La biographie promo explique que « le héros est conscient de ses erreurs, et veut les réparer pour se racheter et se battre pour ce qui est juste ». La dernière fois, nous avions parlé du fait qu’une part de l’histoire peut se rapporter à ta propre vie et à ton propre parcours. Du coup, quelles ont été tes erreurs que tu aimerais réparer pour te racheter ?
Cette histoire, la saga Nephilim’s Empire, a été conçue par Roby De Micheli qui me l’a proposée. Il avait travaillé dessus pendant quelques années. Après avoir discuté, j’ai décidé de le suivre là-dessus parce que c’était important pour moi d’avoir à nouveau une saga et une histoire qui accompagnent la musique. De façon très modeste, je dois dire que tout ce que j’ai fait dans ma vie, je ne l’ai peut-être pas fait avec l’esprit parfaitement clair, mais au moins j’ai décidé de la direction à prendre, sans trop réfléchir. Et presque tout ce que j’ai fait était ce que je voulais faire. J’ai atteint tous les objectifs que je m’étais fixés. Il y a quelques trucs que j’aurais pu faire mieux, surtout sur le plan personnel avec les anciens membres. J’ai parfois été trop dur et trop direct, car ça fait partie de mon caractère. Certaines personnes sont trop sensibles pour le supporter. Disons que j’aurais parfois pu être plus diplomate. Mais autrement, je voulais vraiment écrire de la musique et être dans un groupe, et j’ai toujours fait ce qui me paraissait le mieux pour moi, pour le groupe et pour la musique. Heureusement, je peux dire que sur le plan musical, il n’y a rien que je qualifierais d’erreur.
Penses-tu que l’on puisse transposer l’histoire du héros et son introspection à l’auditeur ? Penses-tu que le but de ces histoires fantastiques n’est pas simplement d’apporter l’évasion mais de nous faire réfléchir sur nous-mêmes ?
Oui. Ce n’est pas le but premier, mais c’est ce qui en ressort et quand c’est lié à de la musique, l’effet peut être encore plus fort. J’évoquais l’idée d’avoir une seconde chance dans la vie. Si tu en parles, c’est bien, mais si tu reçois ce message au travers d’une musique, avec l’aide de cette dernière, ça peut probablement te toucher plus profondément. C’est très intéressant. Si un message positif en ressort, c’est super.
Le premier single de l’album était la chanson « I’ll Be Your Hero », qui est sorti sous la forme d’un EP en juin. Quelle est ta définition d’un héros ?
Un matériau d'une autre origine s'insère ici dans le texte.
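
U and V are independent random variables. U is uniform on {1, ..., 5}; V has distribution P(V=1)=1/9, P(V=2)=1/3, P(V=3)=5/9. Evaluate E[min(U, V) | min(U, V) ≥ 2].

79/32

P(min(U, V) ≥ 2) = 32/45.
Summing min(U,V)·P(x,y) over outcomes with min(U, V) ≥ 2 gives 79/45.
E[min(U, V) | min(U, V) ≥ 2] = (79/45) / (32/45) = 79/32.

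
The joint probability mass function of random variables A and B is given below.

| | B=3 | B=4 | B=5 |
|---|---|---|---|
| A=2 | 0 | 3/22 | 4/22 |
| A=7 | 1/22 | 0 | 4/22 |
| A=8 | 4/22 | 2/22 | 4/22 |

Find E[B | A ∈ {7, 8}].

P(A ∈ {7, 8}) = 15/22.
Σ B·P over the event = 3·(1/22) + 5·(4/22) + 3·(4/22) + 4·(2/22) + 5·(4/22) = 63/22.
E[B | A ∈ {7, 8}] = (63/22) / (15/22) = 21/5.

21/5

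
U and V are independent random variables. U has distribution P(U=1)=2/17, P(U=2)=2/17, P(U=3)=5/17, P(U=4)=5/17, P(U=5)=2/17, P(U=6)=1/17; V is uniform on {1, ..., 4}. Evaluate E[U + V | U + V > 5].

92/13

P(U + V > 5) = 39/68.
Summing (U+V)·P(x,y) over outcomes with U + V > 5 gives 69/17.
E[U + V | U + V > 5] = (69/17) / (39/68) = 92/13.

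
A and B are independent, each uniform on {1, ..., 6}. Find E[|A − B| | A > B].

P(A > B) = 5/12.
Summing |A−B|·P(x,y) over outcomes with A > B gives 35/36.
E[|A − B| | A > B] = (35/36) / (5/12) = 7/3.

7/3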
Dans un monde fantastique, on sait tous qu’un héros est quelqu’un qui est toujours prêt à sacrifier sa vie et tout ce qu’il a pour le bien d’autres gens. Dans notre société aujourd’hui, il y a des héros qui font des choses sans chercher la moindre reconnaissance. Ils font ça sans éprouver le besoin de le dire à qui que ce soit. Je pense que ce sont les meilleurs héros qu’on a, c’est-à-dire les gens qui font le bien sans même vouloir qu’on se souvienne d’eux pour ça, car ils estiment avoir fait ce qu’il fallait faire. Je trouve ça poétique et fascinant. Si je fais quelque chose d’héroïque, je ne veux pas de médaille ou quoi, je sais juste que j’ai fait ce que j’avais à faire et je passe à autre chose.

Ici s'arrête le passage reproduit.